Nvidia Corp. on Wednesday won a series of deals in which some of China's biggest technology companies are using its chips to make product recommendations and to develop self-driving vehicles.
Nvidia said ride-hailing service Didi Chuxing has adopted its chips both for developing self-driving vehicles on the road as well as in its back-end data centers.
The Santa Clara, Calif.-based chip supplier officially announced the deals at an event on Wednesday in the Chinese city of Suzhou northwest of Shanghai.
Nvidia also said Didi would use its chips in computing systems in autonomous cars on the road that help drive the vehicles, as well as in back-end data centers where data gathered by test vehicles is used to train algorithms for self-driving cars.
At its event, Nvidia also planned to announce tools that will let participating automakers from Germany, China and North America learn from each others' training data without having to share data directly -- a system called "federated" learning.
"This is a way to aggregate different types of data sets form different companies," Danny Shapiro, senior director of automotive at Nvidia, said at the briefing. "The key thing here is that each (carmaker) or each region can maintain and protect their own data. It's owned wholly. It's not shared."
Nvidia told reporters that e-commerce giant Alibaba Group Holding and search engine provider Baidu Inc. have started using its chips to run systems that make recommendations to users with the aim of increasing the number of times users click on those recommendations.

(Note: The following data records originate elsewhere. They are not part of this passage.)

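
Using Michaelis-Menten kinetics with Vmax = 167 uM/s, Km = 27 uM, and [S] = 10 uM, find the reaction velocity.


v = Vmax * [S] / (Km + [S])
v = 167 * 10 / (27 + 10)
v = 45.1351 uM/s

45.1351 uM/s


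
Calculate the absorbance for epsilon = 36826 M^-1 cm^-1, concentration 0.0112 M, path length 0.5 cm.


A = epsilon * c * l
A = 36826 * 0.0112 * 0.5
A = 206.2256

206.2256


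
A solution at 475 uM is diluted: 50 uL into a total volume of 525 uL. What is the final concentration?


C2 = C1 * V1 / V2
C2 = 475 * 50 / 525
C2 = 45.2381 uM

45.2381 uM


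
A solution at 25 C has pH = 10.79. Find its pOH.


pOH = 14 - pH
pOH = 14 - 10.79
pOH = 3.21

3.21


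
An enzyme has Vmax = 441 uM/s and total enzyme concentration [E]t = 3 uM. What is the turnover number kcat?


kcat = Vmax / [E]t
kcat = 441 / 3
kcat = 147.0 s^-1

147.0 s^-1


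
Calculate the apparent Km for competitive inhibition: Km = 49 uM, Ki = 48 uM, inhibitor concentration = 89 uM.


Km_app = Km * (1 + [I]/Ki)
Km_app = 49 * (1 + 89/48)
Km_app = 139.8542 uM

139.8542 uM


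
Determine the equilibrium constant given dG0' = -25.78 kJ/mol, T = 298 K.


Keq = exp(-dG0 * 1000 / (R * T))
Keq = exp(-(-25.78) * 1000 / (8.314 * 298))
Keq = 33035.845

33035.845


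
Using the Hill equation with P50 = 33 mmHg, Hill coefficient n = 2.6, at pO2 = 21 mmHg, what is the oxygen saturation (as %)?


Y = pO2^n / (P50^n + pO2^n)
Y = 21^2.6 / (33^2.6 + 21^2.6)
Y = 23.59%

23.59%


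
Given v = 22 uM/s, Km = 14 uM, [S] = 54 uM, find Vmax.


Vmax = v * (Km + [S]) / [S]
Vmax = 22 * (14 + 54) / 54
Vmax = 27.7037 uM/s

27.7037 uM/s


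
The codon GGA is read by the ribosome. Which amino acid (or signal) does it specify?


Standard genetic code lookup.
Codon GGA -> Gly

Gly


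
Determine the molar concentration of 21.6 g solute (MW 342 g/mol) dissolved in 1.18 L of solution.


C = (mass / MW) / volume
C = (21.6 / 342) / 1.18
C = 0.0535 M

0.0535 M


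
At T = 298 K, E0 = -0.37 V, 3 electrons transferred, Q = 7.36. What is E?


E = E0 - (RT/nF) * ln(Q)
E = -0.37 - (8.314 * 298 / (3 * 96485)) * ln(7.36)
E = -0.3871 V

-0.3871 V


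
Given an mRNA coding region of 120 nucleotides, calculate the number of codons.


codons = nucleotides / 3
codons = 120 / 3 = 40

40


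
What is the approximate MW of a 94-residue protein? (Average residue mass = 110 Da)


MW = n_residues * 110 Da
MW = 94 * 110
MW = 10340 Da

10340 Da


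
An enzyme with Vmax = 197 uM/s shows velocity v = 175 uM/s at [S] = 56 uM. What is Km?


Km = [S] * (Vmax - v) / v
Km = 56 * (197 - 175) / 175
Km = 7.04 uM

7.04 uM


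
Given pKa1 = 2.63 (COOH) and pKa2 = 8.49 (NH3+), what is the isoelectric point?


pI = (pKa1 + pKa2) / 2
pI = (2.63 + 8.49) / 2
pI = 5.56

5.56


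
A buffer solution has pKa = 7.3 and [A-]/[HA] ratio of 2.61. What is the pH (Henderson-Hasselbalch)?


pH = pKa + log10([A-]/[HA])
pH = 7.3 + log10(2.61)
pH = 7.7166

7.7166


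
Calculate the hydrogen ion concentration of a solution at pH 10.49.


[H+] = 10^(-pH)
[H+] = 10^(-10.49)
[H+] = 3.236e-11 M

3.236e-11 M


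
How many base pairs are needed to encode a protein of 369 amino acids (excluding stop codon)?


Each amino acid = 1 codon = 3 bp
bp = 369 * 3 = 1107 bp

1107 bp


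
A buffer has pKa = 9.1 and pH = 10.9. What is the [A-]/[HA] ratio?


[A-]/[HA] = 10^(pH - pKa)
= 10^(10.9 - 9.1)
= 63.0957

63.0957


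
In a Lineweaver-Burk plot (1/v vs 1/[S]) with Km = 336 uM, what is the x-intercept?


x-intercept = -1/Km
= -1/336
= -0.003 1/uM

-0.003 1/uM


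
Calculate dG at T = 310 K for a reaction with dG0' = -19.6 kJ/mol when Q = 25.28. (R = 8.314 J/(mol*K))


dG = dG0' + RT * ln(Q) / 1000
dG = -19.6 + 8.314 * 310 * ln(25.28) / 1000
dG = -11.2752 kJ/mol

-11.2752 kJ/mol


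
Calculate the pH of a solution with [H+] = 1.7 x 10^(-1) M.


pH = -log10([H+])
pH = -log10(1.7 x 10^(-1))
pH = 0.7696

0.7696


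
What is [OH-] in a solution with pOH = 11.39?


[OH-] = 10^(-pOH)
[OH-] = 10^(-11.39)
[OH-] = 4.074e-12 M

4.074e-12 M


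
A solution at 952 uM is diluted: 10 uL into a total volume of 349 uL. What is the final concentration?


C2 = C1 * V1 / V2
C2 = 952 * 10 / 349
C2 = 27.2779 uM

27.2779 uM


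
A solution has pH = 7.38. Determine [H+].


[H+] = 10^(-pH)
[H+] = 10^(-7.38)
[H+] = 4.169e-08 M

4.169e-08 M


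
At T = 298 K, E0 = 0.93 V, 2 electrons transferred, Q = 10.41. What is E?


E = E0 - (RT/nF) * ln(Q)
E = 0.93 - (8.314 * 298 / (2 * 96485)) * ln(10.41)
E = 0.8999 V

0.8999 V


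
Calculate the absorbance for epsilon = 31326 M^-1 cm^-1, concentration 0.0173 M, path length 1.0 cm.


A = epsilon * c * l
A = 31326 * 0.0173 * 1.0
A = 541.9398

541.9398


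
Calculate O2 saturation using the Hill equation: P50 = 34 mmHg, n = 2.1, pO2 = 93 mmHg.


Y = pO2^n / (P50^n + pO2^n)
Y = 93^2.1 / (34^2.1 + 93^2.1)
Y = 89.22%

89.22%


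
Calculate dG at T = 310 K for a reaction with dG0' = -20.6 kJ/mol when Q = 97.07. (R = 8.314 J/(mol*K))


dG = dG0' + RT * ln(Q) / 1000
dG = -20.6 + 8.314 * 310 * ln(97.07) / 1000
dG = -8.8076 kJ/mol

-8.8076 kJ/mol


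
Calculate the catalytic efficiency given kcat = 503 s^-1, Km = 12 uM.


Catalytic efficiency = kcat / Km
= 503 / 12
= 41.9167 uM^-1*s^-1

41.9167 uM^-1*s^-1


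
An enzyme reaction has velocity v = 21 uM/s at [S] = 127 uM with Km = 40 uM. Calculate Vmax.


Vmax = v * (Km + [S]) / [S]
Vmax = 21 * (40 + 127) / 127
Vmax = 27.6142 uM/s

27.6142 uM/s


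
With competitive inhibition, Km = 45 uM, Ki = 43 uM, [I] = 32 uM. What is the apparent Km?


Km_app = Km * (1 + [I]/Ki)
Km_app = 45 * (1 + 32/43)
Km_app = 78.4884 uM

78.4884 uM


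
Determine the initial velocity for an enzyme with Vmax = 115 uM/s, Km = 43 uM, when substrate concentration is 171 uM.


v = Vmax * [S] / (Km + [S])
v = 115 * 171 / (43 + 171)
v = 91.8925 uM/s

91.8925 uM/s


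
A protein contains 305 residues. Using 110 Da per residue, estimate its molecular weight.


MW = n_residues * 110 Da
MW = 305 * 110
MW = 33550 Da

33550 Da


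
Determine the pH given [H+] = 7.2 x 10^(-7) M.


pH = -log10([H+])
pH = -log10(7.2 x 10^(-7))
pH = 6.1427

6.1427


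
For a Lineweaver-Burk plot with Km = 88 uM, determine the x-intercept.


x-intercept = -1/Km
= -1/88
= -0.0114 1/uM

-0.0114 1/uM


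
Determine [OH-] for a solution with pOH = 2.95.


[OH-] = 10^(-pOH)
[OH-] = 10^(-2.95)
[OH-] = 0.0011 M

0.0011 M


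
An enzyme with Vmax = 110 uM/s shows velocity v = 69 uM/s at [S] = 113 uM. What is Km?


Km = [S] * (Vmax - v) / v
Km = 113 * (110 - 69) / 69
Km = 67.1449 uM

67.1449 uM


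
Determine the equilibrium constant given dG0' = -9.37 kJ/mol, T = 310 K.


Keq = exp(-dG0 * 1000 / (R * T))
Keq = exp(-(-9.37) * 1000 / (8.314 * 310))
Keq = 37.922

37.922


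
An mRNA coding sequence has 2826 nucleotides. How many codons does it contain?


codons = nucleotides / 3
codons = 2826 / 3 = 942

942


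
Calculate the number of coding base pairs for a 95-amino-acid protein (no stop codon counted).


Each amino acid = 1 codon = 3 bp
bp = 95 * 3 = 285 bp

285 bp


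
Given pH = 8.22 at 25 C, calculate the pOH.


pOH = 14 - pH
pOH = 14 - 8.22
pOH = 5.78

5.78


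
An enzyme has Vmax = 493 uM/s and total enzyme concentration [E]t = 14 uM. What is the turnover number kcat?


kcat = Vmax / [E]t
kcat = 493 / 14
kcat = 35.2143 s^-1

35.2143 s^-1


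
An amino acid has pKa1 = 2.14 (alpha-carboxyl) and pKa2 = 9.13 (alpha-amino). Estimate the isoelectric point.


pI = (pKa1 + pKa2) / 2
pI = (2.14 + 9.13) / 2
pI = 5.635

5.635


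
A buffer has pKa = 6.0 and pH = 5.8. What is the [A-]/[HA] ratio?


[A-]/[HA] = 10^(pH - pKa)
= 10^(5.8 - 6.0)
= 0.631

0.631


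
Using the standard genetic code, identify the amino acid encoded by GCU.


Standard genetic code lookup.
Codon GCU -> Ala

Ala


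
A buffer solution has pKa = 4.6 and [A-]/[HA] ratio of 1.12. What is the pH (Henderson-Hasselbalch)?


pH = pKa + log10([A-]/[HA])
pH = 4.6 + log10(1.12)
pH = 4.6492

4.6492


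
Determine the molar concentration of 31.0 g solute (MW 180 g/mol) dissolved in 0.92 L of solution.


C = (mass / MW) / volume
C = (31.0 / 180) / 0.92
C = 0.1872 M

0.1872 M


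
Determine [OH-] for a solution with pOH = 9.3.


[OH-] = 10^(-pOH)
[OH-] = 10^(-9.3)
[OH-] = 5.012e-10 M

5.012e-10 M


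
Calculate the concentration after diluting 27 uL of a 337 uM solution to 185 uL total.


C2 = C1 * V1 / V2
C2 = 337 * 27 / 185
C2 = 49.1838 uM

49.1838 uM


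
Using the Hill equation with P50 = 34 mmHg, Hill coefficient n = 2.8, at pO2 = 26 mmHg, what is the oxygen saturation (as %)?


Y = pO2^n / (P50^n + pO2^n)
Y = 26^2.8 / (34^2.8 + 26^2.8)
Y = 32.06%

32.06%


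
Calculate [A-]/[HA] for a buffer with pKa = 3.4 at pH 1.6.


[A-]/[HA] = 10^(pH - pKa)
= 10^(1.6 - 3.4)
= 0.0158

0.0158


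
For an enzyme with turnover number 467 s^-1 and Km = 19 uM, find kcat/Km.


Catalytic efficiency = kcat / Km
= 467 / 19
= 24.5789 uM^-1*s^-1

24.5789 uM^-1*s^-1


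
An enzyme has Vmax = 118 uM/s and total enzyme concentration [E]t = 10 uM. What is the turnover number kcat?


kcat = Vmax / [E]t
kcat = 118 / 10
kcat = 11.8 s^-1

11.8 s^-1


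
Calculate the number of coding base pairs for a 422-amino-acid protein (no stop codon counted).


Each amino acid = 1 codon = 3 bp
bp = 422 * 3 = 1266 bp

1266 bp


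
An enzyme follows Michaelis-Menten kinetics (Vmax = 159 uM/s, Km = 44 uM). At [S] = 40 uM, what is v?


v = Vmax * [S] / (Km + [S])
v = 159 * 40 / (44 + 40)
v = 75.7143 uM/s

75.7143 uM/s


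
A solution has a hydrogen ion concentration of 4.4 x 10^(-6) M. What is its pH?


pH = -log10([H+])
pH = -log10(4.4 x 10^(-6))
pH = 5.3565

5.3565


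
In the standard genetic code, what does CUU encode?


Standard genetic code lookup.
Codon CUU -> Leu

Leu


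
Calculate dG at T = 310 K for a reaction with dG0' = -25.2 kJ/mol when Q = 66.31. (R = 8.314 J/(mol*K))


dG = dG0' + RT * ln(Q) / 1000
dG = -25.2 + 8.314 * 310 * ln(66.31) / 1000
dG = -14.3898 kJ/mol

-14.3898 kJ/mol


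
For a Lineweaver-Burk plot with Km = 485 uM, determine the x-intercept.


x-intercept = -1/Km
= -1/485
= -0.0021 1/uM

-0.0021 1/uM


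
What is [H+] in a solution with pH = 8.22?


[H+] = 10^(-pH)
[H+] = 10^(-8.22)
[H+] = 6.026e-09 M

6.026e-09 M


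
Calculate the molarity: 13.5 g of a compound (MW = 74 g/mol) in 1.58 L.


C = (mass / MW) / volume
C = (13.5 / 74) / 1.58
C = 0.1155 M

0.1155 M


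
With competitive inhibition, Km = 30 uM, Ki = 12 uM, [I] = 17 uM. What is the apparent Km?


Km_app = Km * (1 + [I]/Ki)
Km_app = 30 * (1 + 17/12)
Km_app = 72.5 uM

72.5 uM


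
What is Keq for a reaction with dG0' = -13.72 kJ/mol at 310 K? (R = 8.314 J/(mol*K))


Keq = exp(-dG0 * 1000 / (R * T))
Keq = exp(-(-13.72) * 1000 / (8.314 * 310))
Keq = 205.0631

205.0631


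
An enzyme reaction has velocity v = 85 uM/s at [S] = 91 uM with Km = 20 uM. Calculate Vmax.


Vmax = v * (Km + [S]) / [S]
Vmax = 85 * (20 + 91) / 91
Vmax = 103.6813 uM/s

103.6813 uM/s


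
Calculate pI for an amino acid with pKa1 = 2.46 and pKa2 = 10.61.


pI = (pKa1 + pKa2) / 2
pI = (2.46 + 10.61) / 2
pI = 6.535

6.535


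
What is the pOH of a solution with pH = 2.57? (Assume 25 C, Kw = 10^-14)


pOH = 14 - pH
pOH = 14 - 2.57
pOH = 11.43

11.43


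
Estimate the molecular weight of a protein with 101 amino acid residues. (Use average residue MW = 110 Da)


MW = n_residues * 110 Da
MW = 101 * 110
MW = 11110 Da

11110 Da


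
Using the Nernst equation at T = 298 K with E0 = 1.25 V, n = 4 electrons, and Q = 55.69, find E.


E = E0 - (RT/nF) * ln(Q)
E = 1.25 - (8.314 * 298 / (4 * 96485)) * ln(55.69)
E = 1.2242 V

1.2242 V


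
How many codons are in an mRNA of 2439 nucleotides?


codons = nucleotides / 3
codons = 2439 / 3 = 813

813


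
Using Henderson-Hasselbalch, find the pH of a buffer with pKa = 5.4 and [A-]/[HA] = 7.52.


pH = pKa + log10([A-]/[HA])
pH = 5.4 + log10(7.52)
pH = 6.2762

6.2762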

Nvidia got its start supplying chips to improve videogame graphics on personal computers, but in recent years much of its growth has come from the use of its chips for artificial intelligence, self-driving vehicles and other new areas.
Making recommendations -- whether on a restaurant or product that a user might like -- has long been a challenging artificial intelligence problem. In a Wednesday press release, Alibaba officials said click-through rates improved by about 10 percent using Nvidia's chips.
"The problem of recommendation is related to the explosion of choice," Paresh Kharya, Nvidia's director of product management for accelerated computing, told reporters at a briefing ahead of Nvidia's event. "To recommend the right product to the right user at the right time, you need to model the user's preferences and it takes a lot of different variables to model user preferences.